Before you get out your pitchforks and angry comments, Cottonbelly is fully supportive of fans of all kinds, their right to react in whatever way they choose and even their choice to micro-analyze things however they see fit. Heck, he even wrote a love letter to the modern wrestling fan.
For Cottonbelly himself, and the audiences he most appeals to, positivity and happiness have created a place within the world of wrestling in which he can thrive. He's moved from Pennsylvania to sunny California, where he now appears regularly on "Championship Wrestling From Hollywood," but Cottonbelly reached his largest audience to date as part of WrestleCircus, a rapidly rising company that launched in October.
Cottonbelly has become one of the faces most closely associated with WrestleCircus and its early successes, alongside a number of the most coveted independent wrestling stars in the world -- and it's all happened while he's stayed on message and true to himself.

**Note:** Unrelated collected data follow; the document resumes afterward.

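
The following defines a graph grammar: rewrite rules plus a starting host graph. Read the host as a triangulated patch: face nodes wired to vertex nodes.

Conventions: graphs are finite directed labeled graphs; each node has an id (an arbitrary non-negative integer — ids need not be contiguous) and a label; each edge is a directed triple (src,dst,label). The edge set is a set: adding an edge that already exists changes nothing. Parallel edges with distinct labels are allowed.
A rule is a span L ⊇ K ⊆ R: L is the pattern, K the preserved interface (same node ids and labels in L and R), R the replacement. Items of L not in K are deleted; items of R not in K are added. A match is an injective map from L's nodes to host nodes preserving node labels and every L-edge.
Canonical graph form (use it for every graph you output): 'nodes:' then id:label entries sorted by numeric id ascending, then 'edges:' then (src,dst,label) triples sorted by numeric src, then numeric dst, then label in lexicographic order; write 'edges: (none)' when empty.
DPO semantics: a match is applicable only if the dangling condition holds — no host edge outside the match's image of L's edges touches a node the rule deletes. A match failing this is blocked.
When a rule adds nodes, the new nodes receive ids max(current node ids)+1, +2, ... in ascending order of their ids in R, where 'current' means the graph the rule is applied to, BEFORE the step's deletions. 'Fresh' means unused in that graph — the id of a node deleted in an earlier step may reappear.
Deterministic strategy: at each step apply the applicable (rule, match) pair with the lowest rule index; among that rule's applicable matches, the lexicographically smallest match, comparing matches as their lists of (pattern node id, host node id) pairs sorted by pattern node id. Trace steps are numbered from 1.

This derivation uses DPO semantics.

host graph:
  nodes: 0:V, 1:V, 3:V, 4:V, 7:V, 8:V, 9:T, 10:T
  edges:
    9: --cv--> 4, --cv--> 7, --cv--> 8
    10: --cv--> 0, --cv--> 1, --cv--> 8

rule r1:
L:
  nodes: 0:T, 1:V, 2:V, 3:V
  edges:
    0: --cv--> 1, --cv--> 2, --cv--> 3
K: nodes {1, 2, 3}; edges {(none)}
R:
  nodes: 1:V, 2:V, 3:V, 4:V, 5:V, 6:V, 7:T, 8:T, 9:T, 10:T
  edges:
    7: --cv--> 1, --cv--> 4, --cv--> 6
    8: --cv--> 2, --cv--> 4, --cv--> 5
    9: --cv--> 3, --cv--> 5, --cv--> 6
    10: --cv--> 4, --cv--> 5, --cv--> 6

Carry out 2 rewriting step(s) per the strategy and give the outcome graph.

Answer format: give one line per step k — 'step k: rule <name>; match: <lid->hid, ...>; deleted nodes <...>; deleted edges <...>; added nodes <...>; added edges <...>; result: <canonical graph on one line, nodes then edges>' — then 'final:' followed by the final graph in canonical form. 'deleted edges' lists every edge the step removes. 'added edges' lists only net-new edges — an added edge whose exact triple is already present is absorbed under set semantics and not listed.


step 1: rule r1; match: 0->9, 1->4, 2->7, 3->8; deleted nodes 9; deleted edges (9,4,cv); (9,7,cv); (9,8,cv); added nodes 11, 12, 13, 14, 15, 16, 17; added edges (14,4,cv); (14,11,cv); (14,13,cv); (15,7,cv); (15,11,cv); (15,12,cv); (16,8,cv); (16,12,cv); (16,13,cv); (17,11,cv); (17,12,cv); (17,13,cv); result: nodes: 0:V, 1:V, 3:V, 4:V, 7:V, 8:V, 10:T, 11:V, 12:V, 13:V, 14:T, 15:T, 16:T, 17:T edges: (10,0,cv); (10,1,cv); (10,8,cv); (14,4,cv); (14,11,cv); (14,13,cv); (15,7,cv); (15,11,cv); (15,12,cv); (16,8,cv); (16,12,cv); (16,13,cv); (17,11,cv); (17,12,cv); (17,13,cv)
step 2: rule r1; match: 0->10, 1->0, 2->1, 3->8; deleted nodes 10; deleted edges (10,0,cv); (10,1,cv); (10,8,cv); added nodes 18, 19, 20, 21, 22, 23, 24; added edges (21,0,cv); (21,18,cv); (21,20,cv); (22,1,cv); (22,18,cv); (22,19,cv); (23,8,cv); (23,19,cv); (23,20,cv); (24,18,cv); (24,19,cv); (24,20,cv); result: nodes: 0:V, 1:V, 3:V, 4:V, 7:V, 8:V, 11:V, 12:V, 13:V, 14:T, 15:T, 16:T, 17:T, 18:V, 19:V, 20:V, 21:T, 22:T, 23:T, 24:T edges: (14,4,cv); (14,11,cv); (14,13,cv); (15,7,cv); (15,11,cv); (15,12,cv); (16,8,cv); (16,12,cv); (16,13,cv); (17,11,cv); (17,12,cv); (17,13,cv); (21,0,cv); (21,18,cv); (21,20,cv); (22,1,cv); (22,18,cv); (22,19,cv); (23,8,cv); (23,19,cv); (23,20,cv); (24,18,cv); (24,19,cv); (24,20,cv)
final:
nodes: 0:V, 1:V, 3:V, 4:V, 7:V, 8:V, 11:V, 12:V, 13:V, 14:T, 15:T, 16:T, 17:T, 18:V, 19:V, 20:V, 21:T, 22:T, 23:T, 24:T
edges: (14,4,cv); (14,11,cv); (14,13,cv); (15,7,cv); (15,11,cv); (15,12,cv); (16,8,cv); (16,12,cv); (16,13,cv); (17,11,cv); (17,12,cv); (17,13,cv); (21,0,cv); (21,18,cv); (21,20,cv); (22,1,cv); (22,18,cv); (22,19,cv); (23,8,cv); (23,19,cv); (23,20,cv); (24,18,cv); (24,19,cv); (24,20,cv)


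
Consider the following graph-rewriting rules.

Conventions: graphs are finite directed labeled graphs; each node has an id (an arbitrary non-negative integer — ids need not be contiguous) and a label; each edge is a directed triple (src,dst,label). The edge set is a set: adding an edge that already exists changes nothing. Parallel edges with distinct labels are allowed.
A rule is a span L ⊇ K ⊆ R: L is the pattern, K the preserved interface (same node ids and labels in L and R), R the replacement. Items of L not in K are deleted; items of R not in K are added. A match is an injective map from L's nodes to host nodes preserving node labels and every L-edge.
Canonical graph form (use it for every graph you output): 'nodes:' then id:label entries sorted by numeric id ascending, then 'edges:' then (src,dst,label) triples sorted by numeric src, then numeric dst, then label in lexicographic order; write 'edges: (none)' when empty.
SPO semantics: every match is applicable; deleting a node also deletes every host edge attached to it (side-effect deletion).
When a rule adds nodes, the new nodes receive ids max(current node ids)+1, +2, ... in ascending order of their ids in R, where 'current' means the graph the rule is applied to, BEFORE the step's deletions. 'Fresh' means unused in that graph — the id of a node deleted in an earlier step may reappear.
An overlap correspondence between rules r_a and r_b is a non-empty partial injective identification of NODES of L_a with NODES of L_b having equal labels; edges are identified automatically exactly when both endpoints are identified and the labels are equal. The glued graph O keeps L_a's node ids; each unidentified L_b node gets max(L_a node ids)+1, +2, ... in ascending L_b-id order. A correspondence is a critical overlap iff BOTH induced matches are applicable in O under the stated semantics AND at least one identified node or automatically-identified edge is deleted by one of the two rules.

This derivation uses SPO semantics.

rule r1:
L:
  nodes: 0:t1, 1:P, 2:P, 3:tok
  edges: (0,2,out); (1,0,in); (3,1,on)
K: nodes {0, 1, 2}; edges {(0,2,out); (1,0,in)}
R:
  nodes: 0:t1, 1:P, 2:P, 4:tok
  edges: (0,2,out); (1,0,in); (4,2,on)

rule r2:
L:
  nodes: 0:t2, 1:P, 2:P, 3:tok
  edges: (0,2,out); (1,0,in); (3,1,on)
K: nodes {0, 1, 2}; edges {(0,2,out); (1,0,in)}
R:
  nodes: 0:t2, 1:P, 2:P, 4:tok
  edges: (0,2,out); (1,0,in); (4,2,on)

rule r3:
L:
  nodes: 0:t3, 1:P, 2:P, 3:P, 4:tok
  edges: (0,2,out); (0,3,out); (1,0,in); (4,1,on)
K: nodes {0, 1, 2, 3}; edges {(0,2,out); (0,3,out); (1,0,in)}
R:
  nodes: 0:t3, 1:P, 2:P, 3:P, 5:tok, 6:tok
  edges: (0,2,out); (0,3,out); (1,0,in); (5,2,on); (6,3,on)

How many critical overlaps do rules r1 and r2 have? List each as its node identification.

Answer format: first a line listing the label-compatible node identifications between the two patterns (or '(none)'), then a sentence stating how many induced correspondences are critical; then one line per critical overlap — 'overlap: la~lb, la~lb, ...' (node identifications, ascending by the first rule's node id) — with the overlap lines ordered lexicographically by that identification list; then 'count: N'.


label-compatible node identifications between L(r1) and L(r2): 1~1, 1~2, 2~1, 2~2, 3~3
7 of the induced correspondences are critical overlaps of r1 and r2.
overlap: 1~1, 2~2, 3~3
overlap: 1~1, 3~3
overlap: 1~2, 2~1, 3~3
overlap: 1~2, 3~3
overlap: 2~1, 3~3
overlap: 2~2, 3~3
overlap: 3~3
count: 7


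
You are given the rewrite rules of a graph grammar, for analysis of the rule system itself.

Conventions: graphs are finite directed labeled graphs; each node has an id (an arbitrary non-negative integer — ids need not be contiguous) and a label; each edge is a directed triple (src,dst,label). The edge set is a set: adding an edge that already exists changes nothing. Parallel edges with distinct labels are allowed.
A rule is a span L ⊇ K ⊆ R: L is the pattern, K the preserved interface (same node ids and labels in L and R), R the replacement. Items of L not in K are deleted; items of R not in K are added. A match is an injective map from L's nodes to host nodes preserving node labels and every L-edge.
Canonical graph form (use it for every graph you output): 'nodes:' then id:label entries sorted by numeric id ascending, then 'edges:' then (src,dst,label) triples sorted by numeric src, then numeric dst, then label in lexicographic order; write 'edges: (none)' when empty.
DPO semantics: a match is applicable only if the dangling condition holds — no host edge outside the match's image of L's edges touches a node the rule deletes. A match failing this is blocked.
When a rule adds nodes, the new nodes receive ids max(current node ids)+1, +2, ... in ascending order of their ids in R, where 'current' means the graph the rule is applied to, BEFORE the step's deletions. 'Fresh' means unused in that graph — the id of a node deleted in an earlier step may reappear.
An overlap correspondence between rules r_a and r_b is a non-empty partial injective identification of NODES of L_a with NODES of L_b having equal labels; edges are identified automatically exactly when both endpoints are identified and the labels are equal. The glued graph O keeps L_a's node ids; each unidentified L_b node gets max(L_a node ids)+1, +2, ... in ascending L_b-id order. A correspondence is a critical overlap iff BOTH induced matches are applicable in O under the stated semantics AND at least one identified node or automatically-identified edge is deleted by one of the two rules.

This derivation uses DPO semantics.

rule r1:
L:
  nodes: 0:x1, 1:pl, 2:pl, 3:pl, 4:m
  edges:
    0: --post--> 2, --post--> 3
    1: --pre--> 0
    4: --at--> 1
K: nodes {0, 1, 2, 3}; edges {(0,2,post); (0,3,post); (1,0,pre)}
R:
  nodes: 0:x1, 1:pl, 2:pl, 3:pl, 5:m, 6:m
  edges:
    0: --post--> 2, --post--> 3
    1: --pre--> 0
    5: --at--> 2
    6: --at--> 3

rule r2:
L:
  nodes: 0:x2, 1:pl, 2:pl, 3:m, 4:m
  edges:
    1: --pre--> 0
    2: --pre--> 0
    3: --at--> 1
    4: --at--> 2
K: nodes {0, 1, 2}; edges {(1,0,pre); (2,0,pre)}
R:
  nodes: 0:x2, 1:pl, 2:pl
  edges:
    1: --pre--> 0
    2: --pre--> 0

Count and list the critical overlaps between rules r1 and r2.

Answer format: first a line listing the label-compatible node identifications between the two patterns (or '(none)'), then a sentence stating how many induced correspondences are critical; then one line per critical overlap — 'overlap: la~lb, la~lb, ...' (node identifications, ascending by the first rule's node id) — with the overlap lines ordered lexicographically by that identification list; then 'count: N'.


label-compatible node identifications between L(r1) and L(r2): 1~1, 1~2, 2~1, 2~2, 3~1, 3~2, 4~3, 4~4
6 of the induced correspondences are critical overlaps of r1 and r2.
overlap: 1~1, 2~2, 4~3
overlap: 1~1, 3~2, 4~3
overlap: 1~1, 4~3
overlap: 1~2, 2~1, 4~4
overlap: 1~2, 3~1, 4~4
overlap: 1~2, 4~4
count: 6


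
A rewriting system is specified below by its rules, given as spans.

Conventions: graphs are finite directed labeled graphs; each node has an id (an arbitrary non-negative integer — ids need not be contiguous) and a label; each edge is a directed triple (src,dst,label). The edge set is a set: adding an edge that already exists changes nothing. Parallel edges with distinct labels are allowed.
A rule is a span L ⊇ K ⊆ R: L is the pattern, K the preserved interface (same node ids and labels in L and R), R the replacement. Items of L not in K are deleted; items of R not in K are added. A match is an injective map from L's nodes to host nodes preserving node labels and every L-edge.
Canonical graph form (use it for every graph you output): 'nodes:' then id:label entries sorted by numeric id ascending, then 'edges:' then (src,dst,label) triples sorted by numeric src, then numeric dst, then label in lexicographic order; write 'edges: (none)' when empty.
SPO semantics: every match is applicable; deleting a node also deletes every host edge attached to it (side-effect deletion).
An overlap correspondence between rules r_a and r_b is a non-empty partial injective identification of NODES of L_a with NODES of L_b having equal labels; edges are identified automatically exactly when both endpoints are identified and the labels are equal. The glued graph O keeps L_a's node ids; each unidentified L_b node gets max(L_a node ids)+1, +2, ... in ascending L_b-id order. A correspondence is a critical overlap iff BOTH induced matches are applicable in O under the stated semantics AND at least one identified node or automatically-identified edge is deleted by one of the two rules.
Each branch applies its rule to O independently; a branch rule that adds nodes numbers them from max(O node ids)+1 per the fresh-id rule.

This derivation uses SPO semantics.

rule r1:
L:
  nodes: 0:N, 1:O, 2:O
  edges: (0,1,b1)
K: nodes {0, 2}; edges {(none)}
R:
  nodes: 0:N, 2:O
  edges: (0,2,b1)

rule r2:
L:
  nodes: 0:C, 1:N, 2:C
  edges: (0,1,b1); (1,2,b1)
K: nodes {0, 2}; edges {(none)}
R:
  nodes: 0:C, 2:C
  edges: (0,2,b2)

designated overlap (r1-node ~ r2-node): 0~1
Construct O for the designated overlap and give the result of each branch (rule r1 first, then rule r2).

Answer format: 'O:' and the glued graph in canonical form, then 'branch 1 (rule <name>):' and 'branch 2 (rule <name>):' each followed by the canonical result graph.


O:
nodes: 0:N, 1:O, 2:O, 3:C, 4:C
edges: (0,1,b1); (0,4,b1); (3,0,b1)
branch 1 (rule r1):
nodes: 0:N, 2:O, 3:C, 4:C
edges: (0,2,b1); (0,4,b1); (3,0,b1)
branch 2 (rule r2):
nodes: 1:O, 2:O, 3:C, 4:C
edges: (3,4,b2)


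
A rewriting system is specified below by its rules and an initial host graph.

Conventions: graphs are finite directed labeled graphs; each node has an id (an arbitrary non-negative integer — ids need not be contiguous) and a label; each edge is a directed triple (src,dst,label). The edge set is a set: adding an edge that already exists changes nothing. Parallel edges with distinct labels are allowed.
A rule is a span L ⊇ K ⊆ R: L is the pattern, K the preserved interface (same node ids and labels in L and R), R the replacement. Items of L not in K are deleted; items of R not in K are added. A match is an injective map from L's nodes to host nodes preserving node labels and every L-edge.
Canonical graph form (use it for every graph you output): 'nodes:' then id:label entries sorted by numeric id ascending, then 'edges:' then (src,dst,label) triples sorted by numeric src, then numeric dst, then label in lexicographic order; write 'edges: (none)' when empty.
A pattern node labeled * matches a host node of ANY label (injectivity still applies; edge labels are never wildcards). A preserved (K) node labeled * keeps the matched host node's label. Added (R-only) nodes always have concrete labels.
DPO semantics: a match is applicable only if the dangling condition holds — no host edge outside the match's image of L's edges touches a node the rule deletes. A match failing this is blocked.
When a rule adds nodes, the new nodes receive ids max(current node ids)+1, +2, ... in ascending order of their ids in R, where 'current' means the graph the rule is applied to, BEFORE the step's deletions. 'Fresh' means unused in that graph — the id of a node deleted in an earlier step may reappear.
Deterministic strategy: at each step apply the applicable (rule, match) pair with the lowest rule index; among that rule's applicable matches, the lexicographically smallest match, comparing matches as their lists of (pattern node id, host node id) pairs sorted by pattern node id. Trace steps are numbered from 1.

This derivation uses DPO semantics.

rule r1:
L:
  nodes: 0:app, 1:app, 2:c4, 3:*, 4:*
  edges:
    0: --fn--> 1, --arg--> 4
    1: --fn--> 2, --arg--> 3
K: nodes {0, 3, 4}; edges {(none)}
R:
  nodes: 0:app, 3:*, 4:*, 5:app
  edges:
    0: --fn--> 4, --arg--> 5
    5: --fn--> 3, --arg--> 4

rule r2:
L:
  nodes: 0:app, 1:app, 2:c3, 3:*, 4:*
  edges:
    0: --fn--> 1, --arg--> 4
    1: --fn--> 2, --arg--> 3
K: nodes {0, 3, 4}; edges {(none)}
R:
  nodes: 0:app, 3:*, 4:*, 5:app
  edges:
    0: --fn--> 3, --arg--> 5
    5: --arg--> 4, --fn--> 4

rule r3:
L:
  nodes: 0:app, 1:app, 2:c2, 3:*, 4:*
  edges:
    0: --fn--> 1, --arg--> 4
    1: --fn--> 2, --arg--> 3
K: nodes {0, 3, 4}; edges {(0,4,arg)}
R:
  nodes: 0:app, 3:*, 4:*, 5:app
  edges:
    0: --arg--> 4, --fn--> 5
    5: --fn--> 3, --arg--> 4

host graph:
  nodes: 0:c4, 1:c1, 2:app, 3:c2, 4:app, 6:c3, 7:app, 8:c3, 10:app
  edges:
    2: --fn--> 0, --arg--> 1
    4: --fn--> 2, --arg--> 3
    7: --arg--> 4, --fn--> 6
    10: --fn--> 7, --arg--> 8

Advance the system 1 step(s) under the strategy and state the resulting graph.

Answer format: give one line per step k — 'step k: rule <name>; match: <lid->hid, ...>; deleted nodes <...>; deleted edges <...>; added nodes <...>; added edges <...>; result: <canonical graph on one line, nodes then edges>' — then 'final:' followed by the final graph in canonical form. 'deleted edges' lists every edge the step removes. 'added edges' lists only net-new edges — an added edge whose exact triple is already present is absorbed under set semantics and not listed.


step 1: rule r1; match: 0->4, 1->2, 2->0, 3->1, 4->3; deleted nodes 0, 2; deleted edges (2,0,fn); (2,1,arg); (4,2,fn); (4,3,arg); added nodes 11; added edges (4,3,fn); (4,11,arg); (11,1,fn); (11,3,arg); result: nodes: 1:c1, 3:c2, 4:app, 6:c3, 7:app, 8:c3, 10:app, 11:app edges: (4,3,fn); (4,11,arg); (7,4,arg); (7,6,fn); (10,7,fn); (10,8,arg); (11,1,fn); (11,3,arg)
final:
nodes: 1:c1, 3:c2, 4:app, 6:c3, 7:app, 8:c3, 10:app, 11:app
edges: (4,3,fn); (4,11,arg); (7,4,arg); (7,6,fn); (10,7,fn); (10,8,arg); (11,1,fn); (11,3,arg)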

"It's been remarkable and wonderful," said Cottonbelly. "The first show that I was invited to, I saw the card and the talent, I thought to myself, 'I better do whatever I can to make as nice of an impact as I can, so that Mr. [Al] Lenhart keeps bringing me back.' He told me point-blank that the reason he got me to the first show was because he thought I had good marketing.
"I think a lot of people may take exception to that, but for me that was a very high compliment, because my marketing is simple. It's the same thing that I've been saying all along. Be nice. Be kind to others. Spread warmth and love and good feelings. And being noticed for that, and booked for that, was a true victory for me."